Over the last decades our expectations of mobility has changed considerably, with a tremendous rise in automotive traffic. Most of us can get to different places very easily and comfortably. But this development has led to a massive increase in traffic problems. These can only be solved if we learn to think in ways that consider the interaction between car traffic, public transport as well as bicycle and walking traffic.
Kids and young people can serve as a shining example for intermodal mobility behaviour.
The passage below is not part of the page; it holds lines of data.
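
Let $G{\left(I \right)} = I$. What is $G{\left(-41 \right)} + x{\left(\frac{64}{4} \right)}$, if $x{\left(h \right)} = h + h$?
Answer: $-9$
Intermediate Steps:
$x{\left(h \right)} = 2 h$
$G{\left(-41 \right)} + x{\left(\frac{64}{4} \right)} = -41 + 2 \cdot \frac{64}{4} = -41 + 2 \cdot 64 \cdot \frac{1}{4} = -41 + 2 \cdot 16 = -41 + 32 = -9$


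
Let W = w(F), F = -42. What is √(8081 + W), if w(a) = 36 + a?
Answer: 5*√323 ≈ 89.861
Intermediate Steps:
W = -6 (W = 36 - 42 = -6)
√(8081 + W) = √(8081 - 6) = √8075 = 5*√323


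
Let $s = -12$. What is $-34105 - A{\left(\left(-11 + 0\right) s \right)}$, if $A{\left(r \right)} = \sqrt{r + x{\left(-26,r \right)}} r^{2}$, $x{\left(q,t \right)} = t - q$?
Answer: $-34105 - 17424 \sqrt{290} \approx -3.3083 \cdot 10^{5}$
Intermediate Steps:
$A{\left(r \right)} = r^{2} \sqrt{26 + 2 r}$ ($A{\left(r \right)} = \sqrt{r + \left(r - -26\right)} r^{2} = \sqrt{r + \left(r + 26\right)} r^{2} = \sqrt{r + \left(26 + r\right)} r^{2} = \sqrt{26 + 2 r} r^{2} = r^{2} \sqrt{26 + 2 r}$)
$-34105 - A{\left(\left(-11 + 0\right) s \right)} = -34105 - \left(\left(-11 + 0\right) \left(-12\right)\right)^{2} \sqrt{26 + 2 \left(-11 + 0\right) \left(-12\right)} = -34105 - \left(\left(-11\right) \left(-12\right)\right)^{2} \sqrt{26 + 2 \left(\left(-11\right) \left(-12\right)\right)} = -34105 - 132^{2} \sqrt{26 + 2 \cdot 132} = -34105 - 17424 \sqrt{26 + 264} = -34105 - 17424 \sqrt{290}$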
The CONNECT Project worked towards achieving the following objectives:
To inform children, students and parents of the benefits of travelling to and from school using sustainable modes such as walking, cycling, public transport, school bus transport or carpooling;
To teach children to travel safely to school by increasing their knowledge and skills as well as increasing their visibility in the public domain;
To encourage children, pupils and parents to travel to school using sustainable modes.
The main drivers of the CONNECT project were: implementation, dissemination and ‘learning by doing’. Two separate campaigns were designed, one aimed at primary schools (Traffic Snake Game) and the other targeted at secondary schools (ECO-TRIP). Both campaigns aimed to encourage children and young people to travel to school using sustainable methods of travel (i.e. walking, cycling, public transport, car sharing and ‘park and walk’).
The results of the monitoring exercise showed that CONNECT successfully increased the use of sustainable transport modes and reduced the emissions of CO2 over the three years of the project. CONNECT reached almost 85,000 pupils and over 5,000 teachers from more than 350 schools in nine countries. Collectively they saved over 1,000,000 car kilometres.
CONNECT showed that great results can be achieved through co-operation and networking.
This project contributed towards promoting more sustainable development.